My instinct was mathematical induction. But I'm pretty sure worried I have no clue what I'm doing, so I checked a simpler case first.
Given that mass and momentum are conserved, we have $m_0=m_f$ and $m_0v_0=m_fv_f$. Here we're taking $m$ to be the mass of the system, and $v$ to be the velocity of the center of mass.
Now, if $m_0=0$, we already know that $\frac{1}{2}m_0v_0^2=\frac{1}{2}m_fv_0^2=0=\frac{1}{2}m_fv_f^2$ (the last equality is because $m_0=m_f=0$). So without loss of generality, we'll assume that the mass of the system is not $0$.
Now, since we have $m_0v_0=m_fv_f$, squaring both sides gives $$m_0^2v_0^2=m_f^2v_f^2.$$ Since $m_0$ is assumed to be nonzero now, we can divide both sides by it to get $$\frac{m_0^2v_0^2}{m_0}=\frac{m_f^2v_f^2}{m_0}.$$
But we also have $m_0=m_f$, so this becomes
\begin{align} \frac{m_0^2v_0^2}{m_0}&=\frac{m_f^2v_f^2}{m_f}\\ m_0v_0^2&=m_fv_f^2\\ \frac{1}{2}m_0v_0^2&=\frac{1}{2}m_fv_f^2. \end{align}
Which seems to say that kinetic energy is conserved if mass and momentum are conserved.
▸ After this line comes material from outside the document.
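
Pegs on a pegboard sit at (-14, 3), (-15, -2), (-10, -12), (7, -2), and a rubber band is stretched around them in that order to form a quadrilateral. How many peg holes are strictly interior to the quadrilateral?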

But I was told that kinetic energy can be changed to thermal or positional (or re-stored in other ways), and it is not necessarily conserved even if momentum is conserved. So where have I gone wrong? And is there any way to repurpose or salvage this inductive argument to answer the italicized question? (or is the answer that, in general, it is not true?)
My thoughts on what may have gone wrong: Does $\frac{1}{2} mv^2$ only give the kinetic energy when all the mass is moving in the same direction? If so, is there any interpretation to $\frac{1}{2} mv^2$ when we are treating $v$ as the velocity of the center of mass?